Around 65.43 per cent of the eligible population has completed the initial vaccination protocol, a figure that has increased barely five percentage points since April, according to Our World in Data. Booster doses per 100 was just 3.07 as of June 27, despite it being available for everyone above 18 years of age. 

As many as 1.97 billion doses have been administered till now since the COVID-19 vaccination drive began in January 2021, according to the latest data shared by the union health ministry. Of these, 44.7 million are precautionary doses. 

Serum Institute of India (SII) Chief Executive Adar Poonawalla had told CNBC-TV18 at the World Economic Forum held in Davos earlier this year: 

We will lose 200 million doses of vaccines minimum. We might have to destroy them as they are nearing expiry by August-September this year. 

As many as 241 million COVID-19 vaccine doses purchased by the G7 and the European Union went unused and expired by March 2022, as per health analytics firm Airfinity.

SII produces Covishield, developed by Oxford-AstraZeneca, and Covovax, a subunit of the vaccine developed by Novavax and the Coalition for Epidemic Preparedness Innovations. It stopped production of the former in December 2021. 

Bharat Biotech’s Covaxin has a shelf life of a year while Covishield, the most widely administered vaccine in India, has a shelf life of nine months. “Bharat Biotech has been working proactively with private hospitals for the past several months to liquidate stocks and reduce the quantum of expired vaccines. We are replacing expired doses and also helping liquidate their stocks,” a report in the daily Business Standard report noted. 

It remains unclear exactly how many doses are set to expire. 

Russia-made Sputnik V and Biological E's Corbevax are other vaccines available in India.
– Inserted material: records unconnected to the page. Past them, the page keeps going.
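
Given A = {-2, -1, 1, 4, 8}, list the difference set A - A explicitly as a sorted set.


A - A = {a - a' : a, a' ∈ A}.
Compute a - a' for each ordered pair (a, a'):
a = -2: -2--2=0, -2--1=-1, -2-1=-3, -2-4=-6, -2-8=-10
a = -1: -1--2=1, -1--1=0, -1-1=-2, -1-4=-5, -1-8=-9
a = 1: 1--2=3, 1--1=2, 1-1=0, 1-4=-3, 1-8=-7
a = 4: 4--2=6, 4--1=5, 4-1=3, 4-4=0, 4-8=-4
a = 8: 8--2=10, 8--1=9, 8-1=7, 8-4=4, 8-8=0
Collecting distinct values (and noting 0 appears from a-a):
A - A = {-10, -9, -7, -6, -5, -4, -3, -2, -1, 0, 1, 2, 3, 4, 5, 6, 7, 9, 10}
|A - A| = 19

A - A = {-10, -9, -7, -6, -5, -4, -3, -2, -1, 0, 1, 2, 3, 4, 5, 6, 7, 9, 10}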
In May 2022, soon after Corbevax received Emergency Use Authorisation (EUA) in India, the pharmaceutical company slashed the price of the single-dose vaccine to Rs 400 from Rs 990 a dose, including taxes and vaccine administration charges.

Attempting to reduce vaccine wastage — a huge burden for private hospitals — was a key reason behind this move. 

The Drugs Controller General of India also approved Zydus’ ZyCoV-D vaccine  — the world's first DNA vaccine against COVID-19. Johnson & Johnson’s single-dose vaccine has been cleared for use in India and was to be supplied by Biological E, while Indian pharma company Cipla was authorised to import the Moderna vaccine. Neither of these are currently available. 

As vaccine wastage becomes a growing concern, data from Airfinity showed high-income countries have 600 million doses in stock, upper-middle-income countries have 613 million, lower-middle-income countries 657 million and low-income-countries 109 million doses as of last month. 

Despite such a huge stock, vaccine inequity persists. Inequitable distribution is a key reason, as is a shorter shelf-life, for developing countries receiving doses too close to the expiration date and sometimes even after, showed reports.

The expiration date of a vaccine is “a reflection of how long the vaccine retains its potency and stability at a given storage temperature and therefore its effectiveness,” the World Health Organization noted.

If expired, the vaccine is not unsafe or dangerous. Shelf-lives of both Covaxin and Covishiled were increased by three months last year by the Drugs Controller General of India.